Straßenszene in der Nacht, im Hintergrund die Kaiser Wilhelm Kirche

Corbis/Bettmann

Der Ku’damm: Eine Art Champs-Elysees auf Berlinerisch

Die Kinder vom Bahnhof Zoo

Ums Eck des Kurfürstendamms wurde der Bahnhof Zoo zu einem beinahe ikonografischen Ort der späten 1970er und frühen 1980er Jahre. Der Film „Christiane F.“ brachte das Bild eines anderen Berlins in Umlauf: das des Drogen- und Kinderstrichs zwischen Bahnhof Zoo und Kurfürstenstraße. Die Geschichte der Christiane Felcherinow, die im Alter von sechs Jahren mit ihren Eltern von Hamburg nach Neukölln gezogen war, machten die „stern“-Redakteure Kai Hermann und Horst Rieck zum öffentlichkeitswirksamen Thema. 1981 verfilmte Uli Edel die Autobiografie der jungen Frau unter dem Titel „Christiane F. - Wir Kinder vom Bahnhof Zoo“ mit Natja Brunckhorst in der Hauptrolle und der Musik von David Bowie. Dessen Song „Heroes“ war wenige Jahre davor im Zuge der Arbeit an seiner Berlin-Trilogie in den Hansa-Studios im Berliner Stadtteil Kreuzberg entstanden.

Das Hansa-Studio sollte ab den 1970er Jahren ohnedies eine Anzahl von Musikschaffenden anziehen. Wer im Olymp des Pops etwas zu sagen hatte, der hatte auch in Kreuzberg in den Hansa-Studios vorbeizuschauen. Eine der Mittlerfiguren dabei war Brian Eno. Als er die notorischen Gut-Rocker von U2 nach Berlin brachte, die 1991 in den Hansa-Studios ihr Album „Achtung, Baby“ aufnahmen, war die Mauer freilich gefallen.

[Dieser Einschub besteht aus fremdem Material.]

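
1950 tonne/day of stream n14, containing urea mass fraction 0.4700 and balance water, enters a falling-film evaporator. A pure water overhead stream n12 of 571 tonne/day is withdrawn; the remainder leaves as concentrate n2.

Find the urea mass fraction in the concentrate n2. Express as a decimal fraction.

urea is not removed: 1950×0.470 = 916.5 tonne/day of urea enters n2.
Concentrate = 1950 − 571 = 1379 tonne/day.
Mass fraction = 916.5/1379 = 0.6646.

0.6646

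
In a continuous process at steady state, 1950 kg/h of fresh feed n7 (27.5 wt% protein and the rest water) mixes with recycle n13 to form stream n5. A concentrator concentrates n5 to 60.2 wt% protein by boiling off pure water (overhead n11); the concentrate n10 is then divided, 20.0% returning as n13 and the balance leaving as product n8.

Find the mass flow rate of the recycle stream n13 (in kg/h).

Overall protein balance (none leaves overhead): protein in fresh feed = protein in product, i.e. 1950×0.275 = (1−0.200)·n10·0.602.
n10 = 536.25/(0.602×0.800) = 1113.5 kg/h.
Recycle n13 = 0.200×1113.5 = 222.7 kg/h.

222.7 kg/h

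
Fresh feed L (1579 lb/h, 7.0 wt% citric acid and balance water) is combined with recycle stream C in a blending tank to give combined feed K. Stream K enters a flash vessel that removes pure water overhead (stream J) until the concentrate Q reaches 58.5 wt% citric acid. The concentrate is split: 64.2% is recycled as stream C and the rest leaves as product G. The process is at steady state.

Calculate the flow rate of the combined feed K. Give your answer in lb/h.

1918 lb/h

Overall citric acid balance (none leaves overhead): citric acid in fresh feed = citric acid in product, i.e. 1579×0.070 = (1−0.642)·Q·0.585.
Q = 110.53/(0.585×0.358) = 527.77 lb/h.
Recycle C = 0.642×527.77 = 338.83 lb/h.
Combined feed K = 1579 + 338.83 = 1917.8 lb/h.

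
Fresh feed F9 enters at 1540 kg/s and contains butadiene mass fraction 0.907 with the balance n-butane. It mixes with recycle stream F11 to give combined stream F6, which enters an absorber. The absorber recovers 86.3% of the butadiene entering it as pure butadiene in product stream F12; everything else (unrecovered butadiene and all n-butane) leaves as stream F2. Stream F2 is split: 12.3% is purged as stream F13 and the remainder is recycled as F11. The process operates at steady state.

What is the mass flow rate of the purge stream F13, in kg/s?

170 kg/s

n-butane enters only via F9 and leaves only via the purge: 1540×0.093 = 0.123×(n-butane in F2), and the absorber passes all n-butane, so n-butane in F6 = n-butane in F2 = 1164.4 kg/s.
butadiene in F6: m_A = 1540×0.907 + (1−0.123)·(1−0.863)·m_A, so m_A = 1396.8/0.8799 = 1587.5 kg/s.
F2 = (1−0.863)×1587.5 + 1164.4 = 1381.9 kg/s.
Purge F13 = 0.123×1381.9 = 169.97 kg/s.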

Herr Lehmann und der Fall der Mauer

In manchen Kreisen West-Berlins wurde der Mauerfall ohnedies wie ein besserer Betriebsunfall der Geschichte wahrgenommen. Konsterniert nimmt „Herr Lehmann“ aus Sven Regners gleichnamigem Roman das Purzeln der Mauer zur Kenntnis.

Ihm wird zeitverzögert klar, dass die gefallene Berliner Mauer nicht nur die Bekanntschaft mit „Sven aus Eberswalde“ stiften, sondern eine wunderschöne Biografie des Abtauchens vor einer Karriere im Zuschnitt der Eltern vernichten würde. Fortan wird auch Berlin-Mitte nicht mehr nur Berlin-Mitte sein, sondern auch ein homogenisiertes Stück Düsseldorf.